Although the previously described method effectively reduced inter-sample fluctuations, it did not fully eliminate spurious signals resembling CNAs. Residual false positives were further minimized using a LOESS regression model, as defined by the following equation:

$$NR{C}_{\mathrm{GC},\mathrm{corrected}}\left(i\right)=\mathrm{Median}\left({\displaystyle \frac{NR{C}_{\mathrm{corrected},{\mathrm{sample}}_j}\left(i\right)}{NR{C}_{\mathrm{fitted},{\mathrm{sample}}_j}\left(i\right)}}\right),$$

where

$$NR{C}_{\mathrm{corrected},{\mathrm{sample}}_j}\left(i\right)={\displaystyle \frac{NR{C}_{\mathrm{raw},\mathrm{test}}\left(i\right)}{NR{C}_{\mathrm{raw},{\mathrm{sample}}_j}\left(i\right)}},$$

and $NR{C}_{\mathrm{fitted},{\mathrm{sample}}_j}\left(i\right)$ is a LOESS regression model fitted with the GC ratio of bin i as the predictor and $NR{C}_{\mathrm{corrected},{\mathrm{sample}}_j}\left(i\right)$ as the response. The GC bias-corrected signal, $NR{C}_{\mathrm{GC},\mathrm{corrected}}\left(i\right)$, was defined as the median of the ratio ${\displaystyle \frac{NR{C}_{\mathrm{corrected},{\mathrm{sample}}_j}\left(i\right)}{NR{C}_{\mathrm{fitted},{\mathrm{sample}}_j}\left(i\right)}}$ across all control samples j, with a neutral copy number state of 1.
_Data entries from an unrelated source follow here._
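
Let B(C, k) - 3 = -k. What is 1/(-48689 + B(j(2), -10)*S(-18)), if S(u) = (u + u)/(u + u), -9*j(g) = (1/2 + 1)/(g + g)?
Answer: -1/48676 ≈ -2.0544e-5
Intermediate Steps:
j(g) = -1/(12*g) (j(g) = -(1/2 + 1)/(9*(g + g)) = -(1/2 + 1)/(9*(2*g)) = -1/(2*g)/6 = -1/(12*g))
S(u) = 1 (S(u) = (2*u)/((2*u)) = (2*u)*(1/(2*u)) = 1)
B(C, k) = 3 - k
1/(-48689 + B(j(2), -10)*S(-18)) = 1/(-48689 + (3 - 1*(-10))*1) = 1/(-48689 + (3 + 10)*1) = 1/(-48689 + 13*1) = 1/(-48689 + 13) = 1/(-48676) = -1/48676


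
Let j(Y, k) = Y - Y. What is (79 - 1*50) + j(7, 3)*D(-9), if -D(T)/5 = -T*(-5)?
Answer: 29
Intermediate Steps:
j(Y, k) = 0
D(T) = -25*T (D(T) = -5*(-T)*(-5) = -25*T)
(79 - 1*50) + j(7, 3)*D(-9) = (79 - 1*50) + 0*(-25*(-9)) = (79 - 50) + 0*225 = 29 + 0 = 29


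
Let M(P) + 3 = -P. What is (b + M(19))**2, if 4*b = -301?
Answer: 151321/16 ≈ 9457.6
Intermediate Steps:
M(P) = -3 - P
b = -301/4 (b = (1/4)*(-301) = -301/4 ≈ -75.250)
(b + M(19))**2 = (-301/4 + (-3 - 1*19))**2 = (-301/4 + (-3 - 19))**2 = (-301/4 - 22)**2 = (-389/4)**2 = 151321/16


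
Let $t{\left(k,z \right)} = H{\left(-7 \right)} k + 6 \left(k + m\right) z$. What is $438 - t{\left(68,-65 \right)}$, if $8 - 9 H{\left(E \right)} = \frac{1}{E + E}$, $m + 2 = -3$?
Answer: $\frac{1571662}{63} \approx 24947.0$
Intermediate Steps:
$m = -5$ ($m = -2 - 3 = -5$)
$H{\left(E \right)} = \frac{8}{9} - \frac{1}{18 E}$ ($H{\left(E \right)} = \frac{8}{9} - \frac{1}{9 \left(E + E\right)} = \frac{8}{9} - \frac{1}{9 \cdot 2 E} = \frac{8}{9} - \frac{\frac{1}{2} \frac{1}{E}}{9} = \frac{8}{9} - \frac{1}{18 E}$)
$t{\left(k,z \right)} = \frac{113 k}{126} + z \left(-30 + 6 k\right)$ ($t{\left(k,z \right)} = \frac{-1 + 16 \left(-7\right)}{18 \left(-7\right)} k + 6 \left(k - 5\right) z = \frac{1}{18} \left(- \frac{1}{7}\right) \left(-1 - 112\right) k + 6 \left(-5 + k\right) z = \frac{1}{18} \left(- \frac{1}{7}\right) \left(-113\right) k + \left(-30 + 6 k\right) z = \frac{113 k}{126} + z \left(-30 + 6 k\right)$)
$438 - t{\left(68,-65 \right)} = 438 - \left(\left(-30\right) \left(-65\right) + \frac{113}{126} \cdot 68 + 6 \cdot 68 \left(-65\right)\right) = 438 - \left(1950 + \frac{3842}{63} - 26520\right) = 438 - - \frac{1544068}{63} = 438 + \frac{1544068}{63} = \frac{1571662}{63}$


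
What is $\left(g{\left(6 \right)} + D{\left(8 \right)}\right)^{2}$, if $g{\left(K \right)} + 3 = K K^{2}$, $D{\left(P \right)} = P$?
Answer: $48841$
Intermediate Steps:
$g{\left(K \right)} = -3 + K^{3}$ ($g{\left(K \right)} = -3 + K K^{2} = -3 + K^{3}$)
$\left(g{\left(6 \right)} + D{\left(8 \right)}\right)^{2} = \left(\left(-3 + 6^{3}\right) + 8\right)^{2} = \left(\left(-3 + 216\right) + 8\right)^{2} = \left(213 + 8\right)^{2} = 221^{2} = 48841$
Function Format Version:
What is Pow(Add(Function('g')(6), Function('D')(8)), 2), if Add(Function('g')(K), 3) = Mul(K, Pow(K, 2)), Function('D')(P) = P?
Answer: 48841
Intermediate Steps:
Function('g')(K) = Add(-3, Pow(K, 3)) (Function('g')(K) = Add(-3, Mul(K, Pow(K, 2))) = Add(-3, Pow(K, 3)))
Pow(Add(Function('g')(6), Function('D')(8)), 2) = Pow(Add(Add(-3, Pow(6, 3)), 8), 2) = Pow(Add(Add(-3, 216), 8), 2) = Pow(Add(213, 8), 2) = Pow(221, 2) = 48841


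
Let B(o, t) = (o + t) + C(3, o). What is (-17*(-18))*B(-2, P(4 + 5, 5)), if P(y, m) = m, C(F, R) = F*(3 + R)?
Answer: 1836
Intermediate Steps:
B(o, t) = 9 + t + 4*o (B(o, t) = (o + t) + 3*(3 + o) = (o + t) + (9 + 3*o) = 9 + t + 4*o)
(-17*(-18))*B(-2, P(4 + 5, 5)) = (-17*(-18))*(9 + 5 + 4*(-2)) = 306*(9 + 5 - 8) = 306*6 = 1836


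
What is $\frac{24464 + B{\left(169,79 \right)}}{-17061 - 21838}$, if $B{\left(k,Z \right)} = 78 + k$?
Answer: $- \frac{24711}{38899} \approx -0.63526$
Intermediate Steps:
$\frac{24464 + B{\left(169,79 \right)}}{-17061 - 21838} = \frac{24464 + \left(78 + 169\right)}{-17061 - 21838} = \frac{24464 + 247}{-38899} = 24711 \left(- \frac{1}{38899}\right) = - \frac{24711}{38899}$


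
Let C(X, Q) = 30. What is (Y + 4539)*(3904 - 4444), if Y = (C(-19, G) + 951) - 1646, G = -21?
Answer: -2091960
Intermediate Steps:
Y = -665 (Y = (30 + 951) - 1646 = 981 - 1646 = -665)
(Y + 4539)*(3904 - 4444) = (-665 + 4539)*(3904 - 4444) = 3874*(-540) = -2091960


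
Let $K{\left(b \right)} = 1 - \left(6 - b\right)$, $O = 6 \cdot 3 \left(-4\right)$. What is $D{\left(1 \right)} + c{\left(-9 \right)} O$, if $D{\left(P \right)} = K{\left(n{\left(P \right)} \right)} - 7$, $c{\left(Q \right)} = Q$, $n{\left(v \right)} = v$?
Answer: $637$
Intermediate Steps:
$O = -72$ ($O = 18 \left(-4\right) = -72$)
$K{\left(b \right)} = -5 + b$ ($K{\left(b \right)} = 1 + \left(-6 + b\right) = -5 + b$)
$D{\left(P \right)} = -12 + P$ ($D{\left(P \right)} = \left(-5 + P\right) - 7 = -12 + P$)
$D{\left(1 \right)} + c{\left(-9 \right)} O = \left(-12 + 1\right) - -648 = -11 + 648 = 637$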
Copy number alterations in NRC profiles were segmented using the CBS algorithm [33] implemented in the DNAcopy R package 1.82.0 [34], with default parameters.

5. Conclusions

We established a GC bias-corrected cfDNA WES pipeline capable of reliably detecting CNAs and reproducing tissue-level genomic landscapes of NSCLC. The approach improved detection accuracy and consistency while reducing false positives. Although technical limitations such as low ctDNA fractions remain, the results highlight cfDNA WES as a feasible and complementary method for obtaining clinically relevant genomic information when tissue biopsy is limited or unavailable.